Von Christian Gödecke
Vielleicht muss man sich diesen 11. August 2006 in München wie einen teuren Sommerurlaub vorstellen. Man kommt auf irgendeiner Insel an, zwei Wochen all inclusive, auch die Sonne, die vom Himmel brennt. Man zieht sich die Badeshorts an, springt in den Pool, dreht zwei Bahnen und denkt: So kann es bleiben. Ein paar Minuten später fängt es an, wie aus Kübeln zu schütten. Jetzt kann man ahnen, wie sich Sebastian Kehl gefühlt haben muss.
Es hörte nämlich nicht mehr auf zu regnen.

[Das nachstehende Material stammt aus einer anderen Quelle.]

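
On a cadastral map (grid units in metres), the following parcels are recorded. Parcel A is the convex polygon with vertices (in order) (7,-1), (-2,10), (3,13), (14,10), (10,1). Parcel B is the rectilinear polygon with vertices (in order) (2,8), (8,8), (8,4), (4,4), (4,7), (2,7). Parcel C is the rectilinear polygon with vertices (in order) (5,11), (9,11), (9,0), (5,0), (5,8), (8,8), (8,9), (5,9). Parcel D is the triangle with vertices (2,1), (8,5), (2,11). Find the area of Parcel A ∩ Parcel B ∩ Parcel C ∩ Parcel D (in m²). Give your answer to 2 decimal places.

The intersection is the polygon with vertices (5,4), (5,8), (8,5), (6.5,4).
By the shoelace formula its area is 6.75.

6.75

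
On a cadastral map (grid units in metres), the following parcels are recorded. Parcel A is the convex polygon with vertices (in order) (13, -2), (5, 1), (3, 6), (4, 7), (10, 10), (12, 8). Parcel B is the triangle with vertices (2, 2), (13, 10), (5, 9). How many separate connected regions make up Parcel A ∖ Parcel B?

Parcel A ∖ Parcel B splits into 3 disjoint pieces (area 55.1905, area 0.7429, area 0.25).

3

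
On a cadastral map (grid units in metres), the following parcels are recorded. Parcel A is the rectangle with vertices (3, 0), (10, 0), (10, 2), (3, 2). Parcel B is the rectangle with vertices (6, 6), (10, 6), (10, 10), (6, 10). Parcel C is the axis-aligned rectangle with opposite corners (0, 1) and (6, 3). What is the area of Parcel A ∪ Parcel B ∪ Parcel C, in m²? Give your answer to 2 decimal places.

By inclusion–exclusion:
Individual areas: |Parcel A| = 14, |Parcel B| = 16, |Parcel C| = 12.
|Parcel A∩Parcel B| = 0 (no overlap).
|Parcel A∩Parcel C|: x∈[3,6], y∈[1,2] → 3·1 = 3.
|Parcel B∩Parcel C| = 0 (no overlap).
|Parcel A∩Parcel B∩Parcel C| = 0.
|Parcel A ∪ Parcel B ∪ Parcel C| = 42 − 3 + 0 = 39.00.

39.00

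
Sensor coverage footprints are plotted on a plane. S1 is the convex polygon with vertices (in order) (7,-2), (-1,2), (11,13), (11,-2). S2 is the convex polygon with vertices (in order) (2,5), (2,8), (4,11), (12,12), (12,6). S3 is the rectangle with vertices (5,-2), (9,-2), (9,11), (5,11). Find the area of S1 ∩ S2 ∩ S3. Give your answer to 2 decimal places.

The intersection is the polygon with vertices (5,5.3), (5,7.5), (8.818,11), (9,11), (9,5.7).
By the shoelace formula its area is 15.32.

15.32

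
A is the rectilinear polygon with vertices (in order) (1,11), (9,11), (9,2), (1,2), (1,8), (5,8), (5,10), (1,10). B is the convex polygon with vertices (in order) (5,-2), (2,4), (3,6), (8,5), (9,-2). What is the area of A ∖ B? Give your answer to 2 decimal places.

43.86

|A| = 64, |A∩B| = 20.1429.
|A ∖ B| = |A| − |A∩B| = 64 − 20.1429 = 43.86.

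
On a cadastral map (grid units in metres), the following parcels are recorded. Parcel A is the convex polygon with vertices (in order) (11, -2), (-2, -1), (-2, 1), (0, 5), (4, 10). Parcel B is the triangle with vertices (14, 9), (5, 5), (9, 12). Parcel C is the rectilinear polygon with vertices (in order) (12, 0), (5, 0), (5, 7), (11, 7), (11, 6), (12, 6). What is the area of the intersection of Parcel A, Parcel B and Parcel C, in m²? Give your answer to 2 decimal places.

The intersection is the polygon with vertices (5,5), (5.949,6.66), (6.522,5.676).
By the shoelace formula its area is 0.94.

0.94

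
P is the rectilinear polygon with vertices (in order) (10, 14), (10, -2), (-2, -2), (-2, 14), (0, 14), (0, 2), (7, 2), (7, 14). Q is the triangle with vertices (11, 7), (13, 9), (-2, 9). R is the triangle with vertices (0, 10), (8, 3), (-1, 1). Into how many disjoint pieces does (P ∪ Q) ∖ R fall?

(P ∪ Q) ∖ R is a single connected region.

1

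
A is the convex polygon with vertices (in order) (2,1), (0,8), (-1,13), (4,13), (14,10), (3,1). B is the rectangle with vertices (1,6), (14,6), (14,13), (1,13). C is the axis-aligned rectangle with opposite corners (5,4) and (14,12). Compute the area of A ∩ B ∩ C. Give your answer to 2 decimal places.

The intersection is the polygon with vertices (14,10), (9.111,6), (5,6), (5,12), (7.333,12).
By the shoelace formula its area is 37.56.

37.56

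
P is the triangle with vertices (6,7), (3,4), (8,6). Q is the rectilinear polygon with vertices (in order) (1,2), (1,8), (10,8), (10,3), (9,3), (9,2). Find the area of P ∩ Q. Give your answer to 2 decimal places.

4.50

The intersection is the polygon with vertices (8,6), (3,4), (6,7).
By the shoelace formula its area is 4.50.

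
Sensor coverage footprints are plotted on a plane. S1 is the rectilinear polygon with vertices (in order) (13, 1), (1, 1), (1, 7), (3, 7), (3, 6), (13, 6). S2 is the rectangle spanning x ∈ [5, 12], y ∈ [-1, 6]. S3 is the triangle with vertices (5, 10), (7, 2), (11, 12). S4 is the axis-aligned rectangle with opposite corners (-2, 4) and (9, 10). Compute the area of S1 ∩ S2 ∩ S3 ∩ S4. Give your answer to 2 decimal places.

The intersection is the polygon with vertices (7.8,4), (6.5,4), (6,6), (8.6,6).
By the shoelace formula its area is 3.90.

3.90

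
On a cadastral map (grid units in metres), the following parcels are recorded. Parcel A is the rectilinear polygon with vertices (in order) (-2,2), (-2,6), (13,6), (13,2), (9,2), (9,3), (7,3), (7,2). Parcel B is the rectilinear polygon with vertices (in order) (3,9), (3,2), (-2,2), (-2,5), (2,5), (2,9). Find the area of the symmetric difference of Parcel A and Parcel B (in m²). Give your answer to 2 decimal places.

45.00

|Parcel A| = 58, |Parcel B| = 19, |Parcel A∩Parcel B| = 16.
|Parcel A △ Parcel B| = |Parcel A| + |Parcel B| − 2·|Parcel A∩Parcel B| = 58 + 19 − 32 = 45.00.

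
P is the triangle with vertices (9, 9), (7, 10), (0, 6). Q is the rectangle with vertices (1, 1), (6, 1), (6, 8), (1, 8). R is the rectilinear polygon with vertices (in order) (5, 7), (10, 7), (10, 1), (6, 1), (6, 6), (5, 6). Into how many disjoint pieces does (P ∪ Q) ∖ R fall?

1

(P ∪ Q) ∖ R is a single connected region.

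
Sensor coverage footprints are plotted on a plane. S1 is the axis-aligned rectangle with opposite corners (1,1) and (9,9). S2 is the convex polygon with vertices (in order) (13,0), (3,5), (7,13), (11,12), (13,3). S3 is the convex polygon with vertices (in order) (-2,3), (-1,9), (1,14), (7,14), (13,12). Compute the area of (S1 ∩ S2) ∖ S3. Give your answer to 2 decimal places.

|S1 ∩ S2| = 29.
|(S1 ∩ S2) ∩ S3| = 3.8571.
|(S1 ∩ S2) ∖ S3| = 29 − 3.8571 = 25.14.

25.14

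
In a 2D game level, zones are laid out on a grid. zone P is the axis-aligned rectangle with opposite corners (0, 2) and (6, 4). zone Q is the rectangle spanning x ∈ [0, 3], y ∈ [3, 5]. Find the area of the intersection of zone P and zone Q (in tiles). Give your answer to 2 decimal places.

3.00

|zone P∩zone Q|: x∈[0,3], y∈[3,4] → 3·1 = 3.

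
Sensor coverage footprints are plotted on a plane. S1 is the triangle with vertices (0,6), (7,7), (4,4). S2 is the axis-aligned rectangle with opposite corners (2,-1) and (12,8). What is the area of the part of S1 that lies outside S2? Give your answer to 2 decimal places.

|S1| = 9, |S1∩S2| = 7.7143.
|S1 ∖ S2| = |S1| − |S1∩S2| = 9 − 7.7143 = 1.29.

1.29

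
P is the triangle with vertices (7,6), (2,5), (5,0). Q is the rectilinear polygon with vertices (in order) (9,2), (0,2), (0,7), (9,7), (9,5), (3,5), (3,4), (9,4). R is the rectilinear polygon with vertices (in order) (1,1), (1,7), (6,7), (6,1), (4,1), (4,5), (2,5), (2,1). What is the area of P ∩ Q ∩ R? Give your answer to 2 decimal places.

5.43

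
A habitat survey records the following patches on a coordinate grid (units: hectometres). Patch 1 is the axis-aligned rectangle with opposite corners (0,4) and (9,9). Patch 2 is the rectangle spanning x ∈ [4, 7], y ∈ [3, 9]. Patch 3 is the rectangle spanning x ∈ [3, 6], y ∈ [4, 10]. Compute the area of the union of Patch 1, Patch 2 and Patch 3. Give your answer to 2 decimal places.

51.00

By inclusion–exclusion:
Individual areas: |Patch 1| = 45, |Patch 2| = 18, |Patch 3| = 18.
|Patch 1∩Patch 2|: x∈[4,7], y∈[4,9] → 3·5 = 15.
|Patch 1∩Patch 3|: x∈[3,6], y∈[4,9] → 3·5 = 15.
|Patch 2∩Patch 3|: x∈[4,6], y∈[4,9] → 2·5 = 10.
|Patch 1∩Patch 2∩Patch 3| = 10.
|Patch 1 ∪ Patch 2 ∪ Patch 3| = 81 − 40 + 10 = 51.00.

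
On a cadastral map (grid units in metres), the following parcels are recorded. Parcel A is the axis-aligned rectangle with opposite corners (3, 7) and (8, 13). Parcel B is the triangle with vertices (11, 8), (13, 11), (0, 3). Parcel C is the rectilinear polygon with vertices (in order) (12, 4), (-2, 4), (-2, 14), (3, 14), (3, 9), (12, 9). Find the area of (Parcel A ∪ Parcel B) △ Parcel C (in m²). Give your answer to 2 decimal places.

98.60

|Parcel A ∪ Parcel B| = 40.8077.
|(Parcel A ∪ Parcel B) ∩ Parcel C| = 18.6035.
|(Parcel A ∪ Parcel B) △ Parcel C| = 40.8077 + 95 − 37.2071 = 98.60.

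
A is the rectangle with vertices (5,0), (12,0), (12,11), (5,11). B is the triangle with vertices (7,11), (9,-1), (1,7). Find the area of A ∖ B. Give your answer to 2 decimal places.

50.75

|A| = 77, |A∩B| = 26.25.
|A ∖ B| = |A| − |A∩B| = 77 − 26.25 = 50.75.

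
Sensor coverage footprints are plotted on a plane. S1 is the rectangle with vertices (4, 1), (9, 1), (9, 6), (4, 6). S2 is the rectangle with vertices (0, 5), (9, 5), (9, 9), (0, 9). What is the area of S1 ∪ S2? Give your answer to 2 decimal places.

56.00

By inclusion–exclusion:
Individual areas: |S1| = 25, |S2| = 36.
|S1∩S2|: x∈[4,9], y∈[5,6] → 5·1 = 5.
|S1 ∪ S2| = 61 − 5 = 56.00.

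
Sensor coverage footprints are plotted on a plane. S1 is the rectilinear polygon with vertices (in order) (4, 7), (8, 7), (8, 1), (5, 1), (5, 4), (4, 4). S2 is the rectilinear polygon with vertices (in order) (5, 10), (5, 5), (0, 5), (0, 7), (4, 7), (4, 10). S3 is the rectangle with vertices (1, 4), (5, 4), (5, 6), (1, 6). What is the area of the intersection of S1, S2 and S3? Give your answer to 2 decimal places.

The intersection is the polygon with vertices (5,5), (4,5), (4,6), (5,6).
By the shoelace formula its area is 1.00.

1.00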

Um 20.47 Uhr an diesem 11. August war für Kehl, Profi von Borussia Dortmund, das Fußballjahr schon beendet. Hasan Salihamidzic, der mit den Bayern in diesem ersten Spiel der Saison Kehls BVB empfing, riss seinem Gegenspieler mit den Stollen das Knie auf. Beide kämpften um den Ball, so zumindest hatte es Schiedsrichter Knut Kircher gesehen, der weiterlaufen ließ. Kehl krümmte sich, hob den Arm, dann lag er auf der Trage, später im Krankenhaus. Die Bayern gewannen 2:0, Salihamidzic wurde in der 90. Minute ausgewechselt. Ohne Gelbe Karte.
Kehl hat den Großteil der Saison daran gearbeitet, überhaupt noch mal zu spielen. Im Knie diagnostizierten sie im September eine Knochenstauchung, im Oktober sagte Kehl frustriert, man habe seine Verletzung "von Anfang an unterschätzt".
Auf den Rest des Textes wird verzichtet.